Try dancing. Group Exercise classes. Aerobics. Or skipping. Or Calisthenics. Or Bodybuilding. The fitness world is your oyster.
2) Make it Exciting
No one that I know gets excited about brushing their teeth. Don’t get sucked into the trap of exercise as something that MUST be worked into your daily routine because then it becomes just yet another chore. If you do want to go hard-core and be at the gym everyday then change your outlook on it – make it something that you set aside time for each day. You time. People look forward to bath time…not to teeth brushing time.
3) Don’t Punish yourself for a slip up
Equally, just because you skip the gym a couple of days doesn’t mean you’ve given up and doesn’t mean that the rest of the week is a failure. If you punish yourself too much when something goes wrong then you’re no better than the gym teacher that gave you detention for conveniently organising your “piano lesson” every week during rounders season.
4) Stop being so goddamn competitive
Competitive people are usually great at sports right? Well, actually no. Not necessarily. I only recently realised quite how stupidly competitive I actually am. I am terrified of failure, to the extent where I am often scared of trying something new in case I’m no good at it. I like being good at things, sometimes pushing myself too hard because I want to be the best. I often find myself comparing my own abilities to others, and overly-panicking when I’m not better than them. When I realised this about myself, I sort of twigged that possibly the reason I hated PE is because I was so scared of failing in front of people – it was so much more open and obvious than if you failed a question on a test in a different subject.
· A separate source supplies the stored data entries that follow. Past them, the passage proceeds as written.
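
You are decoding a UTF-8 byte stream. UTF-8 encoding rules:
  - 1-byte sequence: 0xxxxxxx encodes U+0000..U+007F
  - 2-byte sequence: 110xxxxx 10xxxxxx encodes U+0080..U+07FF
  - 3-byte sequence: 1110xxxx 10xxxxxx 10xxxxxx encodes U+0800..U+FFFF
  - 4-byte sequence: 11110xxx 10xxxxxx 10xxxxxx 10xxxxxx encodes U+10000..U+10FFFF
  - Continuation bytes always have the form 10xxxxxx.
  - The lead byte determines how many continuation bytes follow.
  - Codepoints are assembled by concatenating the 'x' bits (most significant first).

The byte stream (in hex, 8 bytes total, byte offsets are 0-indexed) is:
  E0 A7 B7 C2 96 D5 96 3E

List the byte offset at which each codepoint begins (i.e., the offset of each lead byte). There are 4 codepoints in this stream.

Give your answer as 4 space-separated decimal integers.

Answer: 0 3 5 7

Derivation:
Byte[0]=E0: 3-byte lead, need 2 cont bytes. acc=0x0
Byte[1]=A7: continuation. acc=(acc<<6)|0x27=0x27
Byte[2]=B7: continuation. acc=(acc<<6)|0x37=0x9F7
Completed: cp=U+09F7 (starts at byte 0)
Byte[3]=C2: 2-byte lead, need 1 cont bytes. acc=0x2
Byte[4]=96: continuation. acc=(acc<<6)|0x16=0x96
Completed: cp=U+0096 (starts at byte 3)
Byte[5]=D5: 2-byte lead, need 1 cont bytes. acc=0x15
Byte[6]=96: continuation. acc=(acc<<6)|0x16=0x556
Completed: cp=U+0556 (starts at byte 5)
Byte[7]=3E: 1-byte ASCII. cp=U+003E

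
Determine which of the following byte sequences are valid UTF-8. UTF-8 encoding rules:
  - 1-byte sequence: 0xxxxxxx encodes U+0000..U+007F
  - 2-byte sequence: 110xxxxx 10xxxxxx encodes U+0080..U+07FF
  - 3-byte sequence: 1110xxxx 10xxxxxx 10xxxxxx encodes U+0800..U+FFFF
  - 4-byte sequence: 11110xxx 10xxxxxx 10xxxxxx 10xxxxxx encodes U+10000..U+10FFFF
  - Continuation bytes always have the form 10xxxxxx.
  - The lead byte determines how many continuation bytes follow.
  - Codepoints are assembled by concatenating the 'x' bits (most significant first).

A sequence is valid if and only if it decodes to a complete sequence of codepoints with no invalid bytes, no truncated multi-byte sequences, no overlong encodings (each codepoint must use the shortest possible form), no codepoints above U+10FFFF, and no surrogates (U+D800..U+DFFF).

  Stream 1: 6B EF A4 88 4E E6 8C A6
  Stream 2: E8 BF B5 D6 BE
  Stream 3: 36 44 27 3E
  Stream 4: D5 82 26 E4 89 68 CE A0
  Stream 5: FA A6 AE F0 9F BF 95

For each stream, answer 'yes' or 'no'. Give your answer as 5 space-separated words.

Answer: yes yes yes no no

Derivation:
Stream 1: decodes cleanly. VALID
Stream 2: decodes cleanly. VALID
Stream 3: decodes cleanly. VALID
Stream 4: error at byte offset 5. INVALID
Stream 5: error at byte offset 0. INVALID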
Clearly this is a pretty unhealthy mind-set to have, so I’ve been making a conscious effort recently to keep my natural competitiveness whilst reigning in the fear of failure that sets me back. When you let go of the fact that sometimes you have to fail – and also learn to appreciate that there are always going to be hundreds of people better than you at some things – you’ll find that something like fitness becomes so much more enjoyable.
Do it for you, not for anybody else.